All rather recondite and accountingly geektastic. But still Our Gordo to blame:
PIRC has calculated the amount of bad debts the banks may have to write off in coming years but have yet to subtract from profits, together with other items such as deferred bonuses not booked.
HSBC, which is the biggest bank by assets, was shown to have £10.4bn of hidden losses, the Royal Bank of Scotland has £9.4bn, and Barclays has £7.3bn. Lloyds Banking Group has £2.5bn and Standard Chartered £2.2bn. Together the undeclared losses total £31.8bn.
The research shows the distorting impact the accounting rules, which allow bad loans to remain hidden, have on bank results. PIRC applied old-style UK GAAP accounting rules, which applied for 100 years until 2005, to the figures released in the 2012 banks’ accounts.
Old rules, write off part of the loans as soon as you think they might, possibly, go bad. New rules, much stricter because the monocular twat didn\’t want banks creating bad debt reserves which reduced the tax take. The result?

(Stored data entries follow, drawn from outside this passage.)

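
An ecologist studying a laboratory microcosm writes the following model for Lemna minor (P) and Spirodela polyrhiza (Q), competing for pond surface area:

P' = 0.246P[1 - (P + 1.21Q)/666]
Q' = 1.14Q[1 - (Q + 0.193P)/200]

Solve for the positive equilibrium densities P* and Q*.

Setting both brackets to zero gives the nullclines P + 1.21Q = 666 and 0.193P + Q = 200.
Substituting Q = 200 - 0.193P into the first: P(1 - 1.21·0.193) = 666 - 1.21·200.
So P* = 424/0.766 = 553, and then Q* = 200 - 0.193·553 = 93.2.

P* ≈ 553, Q* ≈ 93.2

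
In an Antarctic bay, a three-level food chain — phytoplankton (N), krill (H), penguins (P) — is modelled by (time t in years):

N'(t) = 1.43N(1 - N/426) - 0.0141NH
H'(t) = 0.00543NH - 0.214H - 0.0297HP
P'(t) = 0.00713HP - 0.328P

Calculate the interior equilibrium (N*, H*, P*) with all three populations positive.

From dP/dt = 0: 0.00713H* = 0.328, so H* = 46.
From dN/dt = 0: 1.43(1 - N*/426) = 0.0141·46, giving N* = 426·(1 - 0.454) = 233.
From dH/dt = 0: 0.00543·233 - 0.214 = 0.0297P*, so P* = 1.05/0.0297 = 35.4.

N* ≈ 233, H* ≈ 46, P* ≈ 35.4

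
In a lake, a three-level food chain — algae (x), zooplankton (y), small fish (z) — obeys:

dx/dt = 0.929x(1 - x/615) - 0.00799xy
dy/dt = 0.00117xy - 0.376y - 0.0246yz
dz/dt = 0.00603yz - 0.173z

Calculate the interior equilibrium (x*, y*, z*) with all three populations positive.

From dz/dt = 0: 0.00603y* = 0.173, so y* = 28.7.
From dx/dt = 0: 0.929(1 - x*/615) = 0.00799·28.7, giving x* = 615·(1 - 0.247) = 463.
From dy/dt = 0: 0.00117·463 - 0.376 = 0.0246z*, so z* = 0.166/0.0246 = 6.75.

x* ≈ 463, y* ≈ 28.7, z* ≈ 6.75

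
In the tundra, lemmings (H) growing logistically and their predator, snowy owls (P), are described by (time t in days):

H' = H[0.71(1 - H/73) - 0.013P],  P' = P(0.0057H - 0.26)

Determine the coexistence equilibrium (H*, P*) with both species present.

From dP/dt = 0 with P > 0: 0.0057H* = 0.26, so H* = 45.6.
Substitute into dH/dt = 0: 0.71(1 - 45.6/73) = 0.013P*.
The bracket is 0.375, giving P* = 0.266/0.013 = 20.5.

H* ≈ 45.6, P* ≈ 20.5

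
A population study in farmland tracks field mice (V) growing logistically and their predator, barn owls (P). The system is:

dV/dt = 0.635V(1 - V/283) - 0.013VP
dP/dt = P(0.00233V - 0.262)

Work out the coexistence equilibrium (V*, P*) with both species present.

From dP/dt = 0 with P > 0: 0.00233V* = 0.262, so V* = 112.
Substitute into dV/dt = 0: 0.635(1 - 112/283) = 0.013P*.
The bracket is 0.603, giving P* = 0.383/0.013 = 29.4.

V* ≈ 112, P* ≈ 29.4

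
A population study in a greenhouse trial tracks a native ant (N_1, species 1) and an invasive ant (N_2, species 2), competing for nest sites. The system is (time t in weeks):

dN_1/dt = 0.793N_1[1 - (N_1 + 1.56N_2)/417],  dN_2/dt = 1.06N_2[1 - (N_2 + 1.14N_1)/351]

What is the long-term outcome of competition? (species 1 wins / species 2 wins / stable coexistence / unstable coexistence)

Compare the nullcline intercepts: K1/α12 = 417/1.56 = 267 < K2 = 351; K2/α21 = 351/1.14 = 308 < K1 = 417.
Since both are reversed, neither can invade when rare; the interior point is a saddle.

unstable coexistence (outcome depends on initial conditions)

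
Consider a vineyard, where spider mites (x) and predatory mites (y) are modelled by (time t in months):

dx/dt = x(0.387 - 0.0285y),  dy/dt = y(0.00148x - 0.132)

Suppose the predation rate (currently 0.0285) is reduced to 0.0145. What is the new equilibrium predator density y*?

y* ≈ 26.7

At the interior fixed point, setting dx/dt = 0 with x > 0 fixes y* = (prey growth rate)/(xy coefficient) — independent of the other coefficients.
With the change, y* = 0.387/0.0145 = 26.7; it rises from 13.6.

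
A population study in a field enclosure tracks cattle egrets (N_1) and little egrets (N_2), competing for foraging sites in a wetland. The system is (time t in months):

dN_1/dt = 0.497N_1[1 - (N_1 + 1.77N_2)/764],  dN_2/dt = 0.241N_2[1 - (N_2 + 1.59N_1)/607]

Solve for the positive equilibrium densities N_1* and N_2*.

N_1* ≈ 171, N_2* ≈ 335

Setting both brackets to zero gives the nullclines N_1 + 1.77N_2 = 764 and 1.59N_1 + N_2 = 607.
Substituting N_2 = 607 - 1.59N_1 into the first: N_1(1 - 1.77·1.59) = 764 - 1.77·607.
So N_1* = -310/-1.81 = 171, and then N_2* = 607 - 1.59·171 = 335.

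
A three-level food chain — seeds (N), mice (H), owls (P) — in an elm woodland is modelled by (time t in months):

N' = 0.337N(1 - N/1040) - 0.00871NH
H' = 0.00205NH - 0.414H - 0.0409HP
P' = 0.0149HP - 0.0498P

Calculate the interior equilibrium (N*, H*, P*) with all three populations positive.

N* ≈ 950, H* ≈ 3.34, P* ≈ 37.5

From dP/dt = 0: 0.0149H* = 0.0498, so H* = 3.34.
From dN/dt = 0: 0.337(1 - N*/1040) = 0.00871·3.34, giving N* = 1040·(1 - 0.0864) = 950.
From dH/dt = 0: 0.00205·950 - 0.414 = 0.0409P*, so P* = 1.53/0.0409 = 37.5.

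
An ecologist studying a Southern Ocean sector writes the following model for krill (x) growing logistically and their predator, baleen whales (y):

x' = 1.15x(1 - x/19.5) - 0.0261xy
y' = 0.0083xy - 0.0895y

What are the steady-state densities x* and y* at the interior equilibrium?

x* ≈ 10.8, y* ≈ 19.7

From dy/dt = 0 with y > 0: 0.0083x* = 0.0895, so x* = 10.8.
Substitute into dx/dt = 0: 1.15(1 - 10.8/19.5) = 0.0261y*.
The bracket is 0.447, giving y* = 0.514/0.0261 = 19.7.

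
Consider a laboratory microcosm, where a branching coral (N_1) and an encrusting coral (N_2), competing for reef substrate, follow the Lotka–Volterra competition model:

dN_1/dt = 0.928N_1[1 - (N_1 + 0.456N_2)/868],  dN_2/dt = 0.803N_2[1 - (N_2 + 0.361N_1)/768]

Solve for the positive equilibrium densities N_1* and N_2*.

N_1* ≈ 620, N_2* ≈ 544

Setting both brackets to zero gives the nullclines N_1 + 0.456N_2 = 868 and 0.361N_1 + N_2 = 768.
Substituting N_2 = 768 - 0.361N_1 into the first: N_1(1 - 0.456·0.361) = 868 - 0.456·768.
So N_1* = 518/0.835 = 620, and then N_2* = 768 - 0.361·620 = 544.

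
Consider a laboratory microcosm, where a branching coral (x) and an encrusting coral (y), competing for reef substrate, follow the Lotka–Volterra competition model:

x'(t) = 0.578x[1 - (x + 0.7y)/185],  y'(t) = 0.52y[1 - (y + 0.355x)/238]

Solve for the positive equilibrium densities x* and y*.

Setting both brackets to zero gives the nullclines x + 0.7y = 185 and 0.355x + y = 238.
Substituting y = 238 - 0.355x into the first: x(1 - 0.7·0.355) = 185 - 0.7·238.
So x* = 18.4/0.752 = 24.5, and then y* = 238 - 0.355·24.5 = 229.

x* ≈ 24.5, y* ≈ 229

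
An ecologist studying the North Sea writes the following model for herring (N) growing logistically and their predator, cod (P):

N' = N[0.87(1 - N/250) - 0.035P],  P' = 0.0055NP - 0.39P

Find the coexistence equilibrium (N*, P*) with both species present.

N* ≈ 70.9, P* ≈ 17.8

From dP/dt = 0 with P > 0: 0.0055N* = 0.39, so N* = 70.9.
Substitute into dN/dt = 0: 0.87(1 - 70.9/250) = 0.035P*.
The bracket is 0.716, giving P* = 0.623/0.035 = 17.8.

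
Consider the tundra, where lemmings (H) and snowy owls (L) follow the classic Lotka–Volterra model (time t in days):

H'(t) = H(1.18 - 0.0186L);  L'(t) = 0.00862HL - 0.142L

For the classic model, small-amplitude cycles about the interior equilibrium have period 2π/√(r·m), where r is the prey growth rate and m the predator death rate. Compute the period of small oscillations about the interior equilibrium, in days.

T ≈ 15.3 days

Here r = 1.18 and m = 0.142, so r·m = 0.168.
ω = √0.168 = 0.409 per day, hence T = 2π/ω ≈ 15.3 days.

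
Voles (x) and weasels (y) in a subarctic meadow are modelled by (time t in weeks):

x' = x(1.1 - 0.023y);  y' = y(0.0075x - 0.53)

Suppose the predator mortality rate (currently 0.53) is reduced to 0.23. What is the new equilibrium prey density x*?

x* ≈ 30.7

At the interior fixed point, setting dy/dt = 0 with y > 0 fixes x* = (predator death rate)/(xy coefficient) — independent of the other coefficients.
With the change, x* = 0.23/0.0075 = 30.7; it falls from 70.7.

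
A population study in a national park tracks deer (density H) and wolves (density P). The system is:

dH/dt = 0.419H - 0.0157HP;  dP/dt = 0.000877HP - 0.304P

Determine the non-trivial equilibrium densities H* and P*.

H* ≈ 347, P* ≈ 26.7

Set dP/dt = 0 with P > 0: 0.000877H - 0.304 = 0, so H* = 0.304/0.000877 = 347.
Set dH/dt = 0 with H > 0: 0.419 - 0.0157P = 0, so P* = 0.419/0.0157 = 26.7.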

Tim Bush, head of financial analysis at PIRC and long-term critic of IFRS, said: “The 12 months expected loss is neither here nor there. It is clear that bad loans in RBS and HBOS on lending in 2006 and 2007 took four or five years to come through, the 12 month view can still make unprofitable lending appear profitable. The FASB model is the model that is preferred by the Fed and already explains why the US banking system is now functioning properly, whereas the IASB banking world is not.”